Smothered pork chops, candied yams, collard greens.
Next to arrive were the turkey wings, the meat falling off the bone, and smothe in the same gravy used for the pork chops. On a cold, snowy night, no one was complaining about too much gravy. The fried whiting completed our family-style trio and received high praise from all for how delicately they were fried. “This is definitely not tilapia,” Zio confirmed rapturously.
Fried whiting, baked macaroni, collard greens and buttered white toast.
“Where you from,” Koko asked as she came over to check on us.
“125th Street,” I told her.
“You come all that way just to eat here,” she said. “That’s sweet of you.”
I thought for a moment. “It’s not like I came from Cleveland.”
“Are you in radio? You have a radio voice,” she asked me.
“I usually mumble,” I told her, “but when I order food I use my deep, clear disc jockey voice to make sure there is no confusion
She laughed and turned to Gerry. “You know, you look like Henry Winkler.”
“The Fonz,” Zio snickered.
Gerry posing as Arthur Fonzarelli
“And you…” she stared at me. “Hey, Poppa, remember that show ‘Coach,’ what was the name of the coach?”
Poppa came out from the kitchen. Both Koko and her husband were wearing Pittsburgh Steelers’ baseball hats. We knew where their gridiron loyalty lay. He thought for a moment and then said: “Craig T. Nelson.”
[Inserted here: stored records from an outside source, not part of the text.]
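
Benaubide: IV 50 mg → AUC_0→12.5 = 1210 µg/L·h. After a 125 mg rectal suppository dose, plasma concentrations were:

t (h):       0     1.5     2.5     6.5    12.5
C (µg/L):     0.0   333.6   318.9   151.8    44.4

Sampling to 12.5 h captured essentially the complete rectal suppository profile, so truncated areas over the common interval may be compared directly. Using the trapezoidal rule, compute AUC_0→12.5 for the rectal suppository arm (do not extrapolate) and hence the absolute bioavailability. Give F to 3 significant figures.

Trapezoidal AUC_0→12.5 (rectal suppository):
  [0→1.5]: (0.0+333.6)/2 × 1.5 = 250.2
  [1.5→2.5]: (333.6+318.9)/2 × 1 = 326.25
  [2.5→6.5]: (318.9+151.8)/2 × 4 = 941.4
  [6.5→12.5]: (151.8+44.4)/2 × 6 = 588.6
  Sum = 2106.45 µg/L·h
F = (AUC_ev/D_ev)/(AUC_iv/D_iv) = (2106.45/125)/(1210/50) = 16.8516/24.2 = 0.6963

F = 0.696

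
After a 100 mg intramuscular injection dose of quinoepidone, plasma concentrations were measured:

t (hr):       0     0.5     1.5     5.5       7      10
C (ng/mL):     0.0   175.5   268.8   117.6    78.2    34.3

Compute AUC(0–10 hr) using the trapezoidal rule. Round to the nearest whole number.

AUC = 1354 ng/mL·hr

Trapezoidal AUC_0→10:
  [0→0.5]: (0.0+175.5)/2 × 0.5 = 43.875
  [0.5→1.5]: (175.5+268.8)/2 × 1 = 222.15
  [1.5→5.5]: (268.8+117.6)/2 × 4 = 772.8
  [5.5→7]: (117.6+78.2)/2 × 1.5 = 146.85
  [7→10]: (78.2+34.3)/2 × 3 = 168.75
  Sum = 1354.425 ng/mL·hr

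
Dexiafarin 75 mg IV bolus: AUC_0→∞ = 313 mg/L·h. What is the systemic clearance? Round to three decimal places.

CL = 0.240 L/h

CL = Dose_iv / AUC_0→∞
   = 75 / 313 = 0.239617 L/h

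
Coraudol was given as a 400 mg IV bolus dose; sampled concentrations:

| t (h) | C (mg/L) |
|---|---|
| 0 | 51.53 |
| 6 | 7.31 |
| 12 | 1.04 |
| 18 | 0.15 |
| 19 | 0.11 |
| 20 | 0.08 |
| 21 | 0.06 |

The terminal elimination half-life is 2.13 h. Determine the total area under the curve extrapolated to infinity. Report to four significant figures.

AUC = 205.6 mg/L·h

Trapezoidal AUC_0→21:
  [0→6]: (51.53+7.31)/2 × 6 = 176.52
  [6→12]: (7.31+1.04)/2 × 6 = 25.05
  [12→18]: (1.04+0.15)/2 × 6 = 3.57
  [18→19]: (0.15+0.11)/2 × 1 = 0.13
  [19→20]: (0.11+0.08)/2 × 1 = 0.095
  [20→21]: (0.08+0.06)/2 × 1 = 0.07
  Sum = 205.435 mg/L·h
k_e = ln2 / t½ = 0.693147 / 2.13 = 0.3254 h^-1
Extrapolated tail: C_last / k_e = 0.06 / 0.3254 = 0.184
AUC_0→∞ = 205.435 + 0.184 = 205.619 mg/L·h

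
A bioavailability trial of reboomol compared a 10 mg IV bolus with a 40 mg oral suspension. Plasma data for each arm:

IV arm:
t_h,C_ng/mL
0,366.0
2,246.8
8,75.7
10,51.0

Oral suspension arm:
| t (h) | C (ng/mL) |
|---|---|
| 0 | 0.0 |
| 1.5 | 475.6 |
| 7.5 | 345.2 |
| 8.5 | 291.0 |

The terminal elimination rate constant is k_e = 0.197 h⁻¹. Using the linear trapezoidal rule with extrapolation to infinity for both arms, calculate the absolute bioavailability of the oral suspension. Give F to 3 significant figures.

Trapezoidal AUC_0→10 (IV):
  [0→2]: (366.0+246.8)/2 × 2 = 612.8
  [2→8]: (246.8+75.7)/2 × 6 = 967.5
  [8→10]: (75.7+51.0)/2 × 2 = 126.7
  Sum = 1707.0 ng/mL·h
IV tail: 51.0/0.197 = 258.883; AUC_iv,0→∞ = 1707.0 + 258.883 = 1965.883 ng/mL·h
Trapezoidal AUC_0→8.5 (oral suspension):
  [0→1.5]: (0.0+475.6)/2 × 1.5 = 356.7
  [1.5→7.5]: (475.6+345.2)/2 × 6 = 2462.4
  [7.5→8.5]: (345.2+291.0)/2 × 1 = 318.1
  Sum = 3137.2 ng/mL·h
oral suspension tail: 291.0/0.197 = 1477.157; AUC_ev,0→∞ = 3137.2 + 1477.157 = 4614.357 ng/mL·h
F = (AUC_ev/D_ev)/(AUC_iv/D_iv) = (4614.357/40)/(1965.883/10) = 115.359/196.5883 = 0.5868

F = 0.587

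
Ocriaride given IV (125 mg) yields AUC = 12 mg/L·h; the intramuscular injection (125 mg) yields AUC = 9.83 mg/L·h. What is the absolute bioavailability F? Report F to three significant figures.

F = (AUC_ev / D_ev) / (AUC_iv / D_iv)
  = (9.83/125) / (12/125)
  = 0.07864 / 0.096 = 0.8192

F = 0.819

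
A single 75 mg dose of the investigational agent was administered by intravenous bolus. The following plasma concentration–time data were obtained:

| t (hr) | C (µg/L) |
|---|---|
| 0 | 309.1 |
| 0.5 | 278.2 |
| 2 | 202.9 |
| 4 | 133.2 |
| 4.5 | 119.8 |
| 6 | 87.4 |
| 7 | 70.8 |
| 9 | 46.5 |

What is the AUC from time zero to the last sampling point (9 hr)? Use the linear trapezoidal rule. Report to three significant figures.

AUC = 1260 µg/L·hr

Trapezoidal AUC_0→9:
  [0→0.5]: (309.1+278.2)/2 × 0.5 = 146.825
  [0.5→2]: (278.2+202.9)/2 × 1.5 = 360.825
  [2→4]: (202.9+133.2)/2 × 2 = 336.1
  [4→4.5]: (133.2+119.8)/2 × 0.5 = 63.25
  [4.5→6]: (119.8+87.4)/2 × 1.5 = 155.4
  [6→7]: (87.4+70.8)/2 × 1 = 79.1
  [7→9]: (70.8+46.5)/2 × 2 = 117.3
  Sum = 1258.8 µg/L·hr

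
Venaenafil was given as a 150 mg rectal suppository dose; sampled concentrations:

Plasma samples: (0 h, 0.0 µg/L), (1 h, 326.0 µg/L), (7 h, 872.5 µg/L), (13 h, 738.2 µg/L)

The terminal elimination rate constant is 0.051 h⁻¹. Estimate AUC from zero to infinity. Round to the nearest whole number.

AUC = 23065 µg/L·h

Trapezoidal AUC_0→13:
  [0→1]: (0.0+326.0)/2 × 1 = 163.0
  [1→7]: (326.0+872.5)/2 × 6 = 3595.5
  [7→13]: (872.5+738.2)/2 × 6 = 4832.1
  Sum = 8590.6 µg/L·h
Extrapolated tail: C_last / k_e = 738.2 / 0.051 = 14474.510
AUC_0→∞ = 8590.6 + 14474.510 = 23065.11 µg/L·h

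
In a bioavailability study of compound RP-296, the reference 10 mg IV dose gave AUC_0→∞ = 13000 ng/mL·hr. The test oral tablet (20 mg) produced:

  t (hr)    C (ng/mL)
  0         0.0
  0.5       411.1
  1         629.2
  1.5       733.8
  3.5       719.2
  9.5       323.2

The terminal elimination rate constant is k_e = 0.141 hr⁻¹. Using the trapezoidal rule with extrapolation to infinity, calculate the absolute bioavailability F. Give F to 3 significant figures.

F = 0.291

Trapezoidal AUC_0→9.5 (oral tablet):
  [0→0.5]: (0.0+411.1)/2 × 0.5 = 102.775
  [0.5→1]: (411.1+629.2)/2 × 0.5 = 260.075
  [1→1.5]: (629.2+733.8)/2 × 0.5 = 340.75
  [1.5→3.5]: (733.8+719.2)/2 × 2 = 1453.0
  [3.5→9.5]: (719.2+323.2)/2 × 6 = 3127.2
  Sum = 5283.8 ng/mL·hr
Tail: C_last/k_e = 323.2/0.141 = 2292.199
AUC_0→∞ (oral tablet) = 5283.8 + 2292.199 = 7575.999 ng/mL·hr
F = (AUC_ev/D_ev)/(AUC_iv/D_iv) = (7575.999/20)/(13000/10) = 378.79995/1300 = 0.2914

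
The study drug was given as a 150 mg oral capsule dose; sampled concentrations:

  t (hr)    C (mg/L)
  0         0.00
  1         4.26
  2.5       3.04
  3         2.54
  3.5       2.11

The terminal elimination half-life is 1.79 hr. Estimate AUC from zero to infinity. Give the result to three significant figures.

AUC = 15.6 mg/L·hr

Trapezoidal AUC_0→3.5:
  [0→1]: (0.00+4.26)/2 × 1 = 2.13
  [1→2.5]: (4.26+3.04)/2 × 1.5 = 5.475
  [2.5→3]: (3.04+2.54)/2 × 0.5 = 1.395
  [3→3.5]: (2.54+2.11)/2 × 0.5 = 1.1625
  Sum = 10.1625 mg/L·hr
k_e = ln2 / t½ = 0.693147 / 1.79 = 0.3872 hr^-1
Extrapolated tail: C_last / k_e = 2.11 / 0.3872 = 5.449
AUC_0→∞ = 10.1625 + 5.449 = 15.6115 mg/L·hr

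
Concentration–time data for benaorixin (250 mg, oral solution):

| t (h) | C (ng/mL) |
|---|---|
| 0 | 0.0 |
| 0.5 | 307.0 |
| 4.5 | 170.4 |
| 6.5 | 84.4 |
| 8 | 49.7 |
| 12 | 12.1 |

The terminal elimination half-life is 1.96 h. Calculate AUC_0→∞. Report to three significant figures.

Trapezoidal AUC_0→12:
  [0→0.5]: (0.0+307.0)/2 × 0.5 = 76.75
  [0.5→4.5]: (307.0+170.4)/2 × 4 = 954.8
  [4.5→6.5]: (170.4+84.4)/2 × 2 = 254.8
  [6.5→8]: (84.4+49.7)/2 × 1.5 = 100.575
  [8→12]: (49.7+12.1)/2 × 4 = 123.6
  Sum = 1510.525 ng/mL·h
k_e = ln2 / t½ = 0.693147 / 1.96 = 0.3536 h^-1
Extrapolated tail: C_last / k_e = 12.1 / 0.3536 = 34.219
AUC_0→∞ = 1510.525 + 34.219 = 1544.744 ng/mL·h

AUC = 1540 ng/mL·h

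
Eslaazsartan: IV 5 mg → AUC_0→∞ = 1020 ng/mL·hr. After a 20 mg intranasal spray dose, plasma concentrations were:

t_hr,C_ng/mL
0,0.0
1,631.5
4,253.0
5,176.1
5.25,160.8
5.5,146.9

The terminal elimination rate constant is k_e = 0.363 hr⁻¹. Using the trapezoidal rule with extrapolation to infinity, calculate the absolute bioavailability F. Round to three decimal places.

Trapezoidal AUC_0→5.5 (intranasal spray):
  [0→1]: (0.0+631.5)/2 × 1 = 315.75
  [1→4]: (631.5+253.0)/2 × 3 = 1326.75
  [4→5]: (253.0+176.1)/2 × 1 = 214.55
  [5→5.25]: (176.1+160.8)/2 × 0.25 = 42.1125
  [5.25→5.5]: (160.8+146.9)/2 × 0.25 = 38.4625
  Sum = 1937.625 ng/mL·hr
Tail: C_last/k_e = 146.9/0.363 = 404.683
AUC_0→∞ (intranasal spray) = 1937.625 + 404.683 = 2342.308 ng/mL·hr
F = (AUC_ev/D_ev)/(AUC_iv/D_iv) = (2342.308/20)/(1020/5) = 117.1154/204 = 0.5741

F = 0.574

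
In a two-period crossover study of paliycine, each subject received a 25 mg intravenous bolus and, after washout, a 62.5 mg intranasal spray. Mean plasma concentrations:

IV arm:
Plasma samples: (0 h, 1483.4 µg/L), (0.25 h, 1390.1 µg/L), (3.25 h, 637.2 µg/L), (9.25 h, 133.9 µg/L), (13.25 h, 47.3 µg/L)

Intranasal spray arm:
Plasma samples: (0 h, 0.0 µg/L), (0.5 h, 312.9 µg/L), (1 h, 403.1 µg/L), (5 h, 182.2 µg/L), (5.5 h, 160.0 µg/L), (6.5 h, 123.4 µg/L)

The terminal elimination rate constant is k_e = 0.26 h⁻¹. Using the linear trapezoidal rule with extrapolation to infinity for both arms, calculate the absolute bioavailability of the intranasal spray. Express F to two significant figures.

F = 0.14

Trapezoidal AUC_0→13.25 (IV):
  [0→0.25]: (1483.4+1390.1)/2 × 0.25 = 359.1875
  [0.25→3.25]: (1390.1+637.2)/2 × 3 = 3040.95
  [3.25→9.25]: (637.2+133.9)/2 × 6 = 2313.3
  [9.25→13.25]: (133.9+47.3)/2 × 4 = 362.4
  Sum = 6075.8375 µg/L·h
IV tail: 47.3/0.26 = 181.923; AUC_iv,0→∞ = 6075.8375 + 181.923 = 6257.7605 µg/L·h
Trapezoidal AUC_0→6.5 (intranasal spray):
  [0→0.5]: (0.0+312.9)/2 × 0.5 = 78.225
  [0.5→1]: (312.9+403.1)/2 × 0.5 = 179.0
  [1→5]: (403.1+182.2)/2 × 4 = 1170.6
  [5→5.5]: (182.2+160.0)/2 × 0.5 = 85.55
  [5.5→6.5]: (160.0+123.4)/2 × 1 = 141.7
  Sum = 1655.075 µg/L·h
intranasal spray tail: 123.4/0.26 = 474.615; AUC_ev,0→∞ = 1655.075 + 474.615 = 2129.69 µg/L·h
F = (AUC_ev/D_ev)/(AUC_iv/D_iv) = (2129.69/62.5)/(6257.7605/25) = 34.07504/250.31042 = 0.1361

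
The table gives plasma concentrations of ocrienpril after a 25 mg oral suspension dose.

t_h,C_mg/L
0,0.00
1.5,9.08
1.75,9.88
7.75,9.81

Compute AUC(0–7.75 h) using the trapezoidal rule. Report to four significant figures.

Trapezoidal AUC_0→7.75:
  [0→1.5]: (0.00+9.08)/2 × 1.5 = 6.81
  [1.5→1.75]: (9.08+9.88)/2 × 0.25 = 2.37
  [1.75→7.75]: (9.88+9.81)/2 × 6 = 59.07
  Sum = 68.25 mg/L·h

AUC = 68.25 mg/L·h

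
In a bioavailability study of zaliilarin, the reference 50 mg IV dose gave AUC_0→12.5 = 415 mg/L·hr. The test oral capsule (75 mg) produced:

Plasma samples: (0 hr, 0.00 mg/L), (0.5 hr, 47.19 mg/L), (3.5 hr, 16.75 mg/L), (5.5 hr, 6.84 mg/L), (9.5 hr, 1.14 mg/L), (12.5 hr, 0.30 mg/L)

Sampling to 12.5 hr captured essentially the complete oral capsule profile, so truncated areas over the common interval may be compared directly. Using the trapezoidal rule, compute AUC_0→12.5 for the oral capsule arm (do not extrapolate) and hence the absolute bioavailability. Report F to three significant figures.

F = 0.240

Trapezoidal AUC_0→12.5 (oral capsule):
  [0→0.5]: (0.00+47.19)/2 × 0.5 = 11.7975
  [0.5→3.5]: (47.19+16.75)/2 × 3 = 95.91
  [3.5→5.5]: (16.75+6.84)/2 × 2 = 23.59
  [5.5→9.5]: (6.84+1.14)/2 × 4 = 15.96
  [9.5→12.5]: (1.14+0.30)/2 × 3 = 2.16
  Sum = 149.4175 mg/L·hr
F = (AUC_ev/D_ev)/(AUC_iv/D_iv) = (149.4175/75)/(415/50) = 1.99223/8.3 = 0.2400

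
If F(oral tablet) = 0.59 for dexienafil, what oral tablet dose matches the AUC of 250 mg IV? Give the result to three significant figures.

D_oral = 424 mg

For equal systemic exposure: F × D_ev = D_iv
D_ev = D_iv / F = 250 / 0.59 = 423.729 mg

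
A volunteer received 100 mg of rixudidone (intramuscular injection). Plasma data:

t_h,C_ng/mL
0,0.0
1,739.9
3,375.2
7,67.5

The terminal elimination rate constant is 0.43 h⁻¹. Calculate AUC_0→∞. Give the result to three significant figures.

Trapezoidal AUC_0→7:
  [0→1]: (0.0+739.9)/2 × 1 = 369.95
  [1→3]: (739.9+375.2)/2 × 2 = 1115.1
  [3→7]: (375.2+67.5)/2 × 4 = 885.4
  Sum = 2370.45 ng/mL·h
Extrapolated tail: C_last / k_e = 67.5 / 0.43 = 156.977
AUC_0→∞ = 2370.45 + 156.977 = 2527.427 ng/mL·h

AUC = 2530 ng/mL·h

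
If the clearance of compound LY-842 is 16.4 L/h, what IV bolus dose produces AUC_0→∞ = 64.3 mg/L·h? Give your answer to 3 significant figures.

Dose_iv = CL × AUC_0→∞
     = 16.4 × 64.3 = 1054.52 mg

Dose = 1050 mg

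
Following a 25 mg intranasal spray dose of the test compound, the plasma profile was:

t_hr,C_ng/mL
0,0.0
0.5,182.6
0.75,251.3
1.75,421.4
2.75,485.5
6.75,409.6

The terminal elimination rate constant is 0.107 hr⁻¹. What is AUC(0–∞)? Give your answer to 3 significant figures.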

“And your voice is like his too,” Koko said.
“The coach? I always thought I was the quarterback,” I said, disappointment obvious in my now mumbling voice. I knew what Craig T. Nelson looked like. He was balding—with a prominent nose. I didn’t see the resemblance, but if Koko thought I looked like Craig T. Nelson, I wasn’t going to argue.
“And you,” she stared at Zio. “Let me think on it.”
After the dishes were cleared she came back. “I know, the doctor on ‘ M.A.S.H.’”
“Alan Alda?” Zio said.
“Yeah, him,” Koko said.
“How many pounds ago,” Gerry cracked.
The expert use of the chopsticks are a giveaway that the man above could not possibly be Zio.
We were hoping for dessert, but Margie said she had run out of her homemade lemonade pie.
“Lemonade pie? Wasn’t that in a song?” Gerry asked.
“Judy in the Skies,” Zio said.
Gerry quickly googled the song on his phone. A You Tube video from the 60’s came up. We watched it and heard the lyrics mentioning lemonade pie.
“John Fred & his Playboys,” Gerry read. “And it’s ‘Judy in Disguise.’”
“I always thought it was Judy in the Skies,” Zio said.
“Judy in Disguise, well that’s a-what you are
A-lemonade pies, with a brand new car…”
We paid the check and took the allotted ten minutes to get coats, gloves, and hats on.
“We’ll be back for lemonade pie,” I said, speaking for all of us.
“You better,” Koko said and then made sure she steered very clear of Zio as he attempted to exit.